The British government published yesterday its Innovation Nation white paper. The power of Government spending must be harnessed to create demand for new innovative products and services, says the press release.
There is a lot of interesting data and comments in it. I checked for mentions of patents, and found the statement "The UK exhibits low levels of R&D and patenting, although this may be partly due to industrial structures" (page 19). In my opinion, a low level of technical skills and a short-term approach to investment with a desire for a quick return are relevant factors.
There was also the statement "Measures of patent applications per head of population for the UK are lower than for major competitors" (page 32). This is true, and we are falling behind. I have compiled figures based on the number of patent applications by residents made through the international PCT route, which is used by nearly all big companies and many medium sized ones to request protection (the so-called "world patent", which it isn't).
Instead of measuring the actual numbers, I measured the rise or fall in national "market share" using the route. Major countries were measured on the basis of how they have performed since 1991. A score below 100 means that their share has fallen, while a rise means that they are improving. A fall would be expected as countries like Korea and China have been making many applications in recent years.

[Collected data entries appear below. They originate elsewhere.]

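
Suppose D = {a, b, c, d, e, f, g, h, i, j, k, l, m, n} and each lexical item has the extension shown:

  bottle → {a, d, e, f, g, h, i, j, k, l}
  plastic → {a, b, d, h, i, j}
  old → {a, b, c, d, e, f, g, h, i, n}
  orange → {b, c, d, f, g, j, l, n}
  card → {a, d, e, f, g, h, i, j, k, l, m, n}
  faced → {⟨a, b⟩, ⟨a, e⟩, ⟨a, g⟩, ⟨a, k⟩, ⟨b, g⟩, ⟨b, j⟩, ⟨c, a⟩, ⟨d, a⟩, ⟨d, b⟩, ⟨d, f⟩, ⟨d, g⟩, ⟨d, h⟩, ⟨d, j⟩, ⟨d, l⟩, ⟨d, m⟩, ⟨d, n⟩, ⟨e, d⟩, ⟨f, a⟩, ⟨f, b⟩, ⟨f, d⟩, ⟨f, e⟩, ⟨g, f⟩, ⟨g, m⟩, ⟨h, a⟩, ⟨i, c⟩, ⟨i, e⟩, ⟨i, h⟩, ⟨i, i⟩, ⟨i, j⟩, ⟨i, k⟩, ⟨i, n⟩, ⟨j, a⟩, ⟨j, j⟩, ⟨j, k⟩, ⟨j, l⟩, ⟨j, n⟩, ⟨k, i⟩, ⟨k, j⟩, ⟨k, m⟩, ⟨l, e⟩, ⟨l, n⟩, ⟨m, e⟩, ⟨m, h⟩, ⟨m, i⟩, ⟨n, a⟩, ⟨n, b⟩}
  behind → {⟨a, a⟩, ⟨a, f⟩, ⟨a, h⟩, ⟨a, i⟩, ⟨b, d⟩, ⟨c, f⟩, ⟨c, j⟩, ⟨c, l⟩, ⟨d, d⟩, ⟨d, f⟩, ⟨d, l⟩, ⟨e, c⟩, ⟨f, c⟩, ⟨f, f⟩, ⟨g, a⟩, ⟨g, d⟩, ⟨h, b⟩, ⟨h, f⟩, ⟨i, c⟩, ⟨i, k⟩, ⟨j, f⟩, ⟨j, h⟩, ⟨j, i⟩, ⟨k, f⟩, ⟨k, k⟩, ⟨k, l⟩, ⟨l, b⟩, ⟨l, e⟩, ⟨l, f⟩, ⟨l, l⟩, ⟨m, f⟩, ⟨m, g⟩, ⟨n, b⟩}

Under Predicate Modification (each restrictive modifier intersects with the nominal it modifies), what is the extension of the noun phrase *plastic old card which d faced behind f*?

⟦which d faced⟧ = {x : ⟨d, x⟩ ∈ ⟦faced⟧} = {a, b, f, g, h, j, l, m, n}
⟦behind f⟧ = {x : ⟨x, f⟩ ∈ ⟦behind⟧} = {a, c, d, f, h, j, k, l, m}
⟦card⟧ = {a, d, e, f, g, h, i, j, k, l, m, n}
… ∩ ⟦which d faced⟧ = {a, d, e, f, g, h, i, j, k, l, m, n} ∩ {a, b, f, g, h, j, l, m, n} = {a, f, g, h, j, l, m, n}
… ∩ ⟦behind f⟧ = {a, f, g, h, j, l, m, n} ∩ {a, c, d, f, h, j, k, l, m} = {a, f, h, j, l, m}
… ∩ ⟦plastic⟧ = {a, f, h, j, l, m} ∩ {a, b, d, h, i, j} = {a, h, j}
… ∩ ⟦old⟧ = {a, h, j} ∩ {a, b, c, d, e, f, g, h, i, n} = {a, h}
So ⟦plastic old card which d faced behind f⟧ = {a, h}.

{a, h}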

The results ? The only major country to improve was Japan, with a score in 2006 of 230. Their share has more than doubled. Next come Germany, with 94; France, 82; the USA, with 79; and then the UK with just 34. This means that the British share is just over a third of what it had been 15 years ago. This is masked by the fact that the actual numbers have risen, for the UK from 2257 to 5064, which is now a 3.4% share.
In 1991 the UK had more than twice as many applications as the French. In 2003 they overtook us. But we are still ahead of the Italians -- for the moment. Britain is sixth in actual numbers, as Korea has also overtaken the UK. Their number of filings in 2006 rose 26% over 2005, while China rose by an extraordinary 56% (but from a low base). And all this only reflects a desire to patent, not actual allowed patents.